Sunday, March 1, 2009

Borders And My Soapbox

I’m going to stand on my soapbox for a moment now. It’s something my mother taught me. When you stand on top of something—like a soapbox—you feel more superior to those around you, it’s easier to gain people’s attention, to gain control of a situation, it offers a different view of your audience, and it’s arguably a better view—you can see everyone’s attentive or bored faces or you can choose to speak over the heads of everyone in the room while you stare at an exit sign.

I’ve been wandering a bit in both place and thought, and one constant is a feeling of restlessness. Perhaps it’s been the hotel hopping the last couple of weeks, I don’t know, but I pace the hotel rooms like a caged animal and I stroll along the streets of Sydney and its suburbs with no particular destination, just looking in this shop window, looking at this Italian restaurant’s menu, looking into this bar and considering a drink. I feel like a person without borders or confinement and the only thing that ever stops me from doing anything is a propensity for laziness and that ever-common fear of the unknown.

Borders themselves I’ve been pondering. I’m not sure why I never thought of it before, but they are silly. I’d use a harsher word if I were angrier; I’m really just baffled. So much of our lives is determined by these invisible but real geopolitical boundaries. It’s a wonder that the first time I looked at a satellite picture of Earth that I didn’t wonder why none of the countries were colored their respective color: pink for the former British Empire, green for France, burnt orange for Mexico, yellow for the USA. And if country borders aren’t silly enough, almost all of the nations that I’m aware of are divided into various states, provinces, territories, cantons. On a map of the 50 states, each is designated one of about five different colors—I remember Alaska was always green, Indiana always pink. And if these state boundaries aren’t silly enough, you have counties or parishes. Then you break that down into townships and then into cities, towns, or villages, along with a myriad of unincorporated areas with the mailing address of (often) the nearest post office. These latter examples are my experiences within American borders.
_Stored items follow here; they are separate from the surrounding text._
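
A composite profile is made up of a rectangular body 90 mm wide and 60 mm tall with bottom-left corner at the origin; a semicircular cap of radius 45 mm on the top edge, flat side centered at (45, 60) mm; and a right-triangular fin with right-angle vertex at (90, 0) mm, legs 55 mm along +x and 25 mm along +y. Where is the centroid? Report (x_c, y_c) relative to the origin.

x_c = 49.70 mm, y_c = 45.24 mm

rectangular body: A = 90 × 60 = 5400.00, centroid at (45.00, 30.00).
semicircular top: A = ½π·45² = 3180.86, centroid at (45.00, 79.10).
triangular fin: A = ½·55·25 = 687.50, centroid at (108.33, 8.33).
ΣA = 9268.36 mm², ΣAx_c = 460617.98 mm³, ΣAy_c = 419330.92 mm³.
x_c = 460617.98/9268.36 = 49.70 mm; y_c = 419330.92/9268.36 = 45.24 mm.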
While I’m up on this soapbox, I’m going to pretend that I know what I’m talking about. These borders create nationalism and its various forms that I am not comfortable with. Maybe it’s not borders—maybe it’s religion and the kaleidoscope of personalities—but they seem to create more problems than help. I’m being selfish here because they create problems for me. I need a passport. I need reasons for crossing borders. I need to fill out an occupation for immigration and customs people. If I want to stay for longer than a few months, I need to give governments more money for longer visas or pass citizenship tests or prove that I really do love this man or woman. This all makes me uncomfortable. I want to go where I want when I want.

Now I don’t have a problem with homes and feeling at home in one location and feeling an affinity for that place. I know that as long as my family lives in Dyer, I’ll always feel a pleasant nostalgia when thinking about that place. Complain about how boring and suburban it is, but it is home and was home for the first large fraction of my life. And should I settle somewhere for a lengthy stay, years and years, it’ll be because it appeals to my interests and my aesthetics and my needs and hopefully my heart. Then that place will also be home for me with pleasant and unpleasant memories alike—hopefully more of the former—stuff that only time can build in one’s mind and emotions.

It’s more elements like aesthetics and smiling faces and helpful souls that interest me, not blind nationalism and a vomit-inducing sense of patriotism. Surely where you grow up shapes you in one way or another, but I see little reason to fight over such things. It’s much more fascinating to discuss and share your experiences with strangers than to take a knife to them. Sometimes I think that I’m more of a peace-loving hippie than people who are labeled peace-loving hippies. Surely conflict is fun to watch in TV and movies and to read in books, but let’s keep the battles to silly intangable things like love.

My reason for this soapbox and this blog is because I want to share my thoughts with similar-thinking people, and sadly you are geographically dispersed all over the world. The world may be smaller today than 100 years ago—in terms of getting from place to place much faster—but it’s still huge. The rapidly growing population of over six billion people is overwhelming. There must be thousands and thousands of people out there that I have yet to meet who I will thoroughly enjoy the company of, but many of them I will never meet. It makes you wonder why we hole ourselves away in our little comfort zone where it’s warm and safe and comfortably familiar.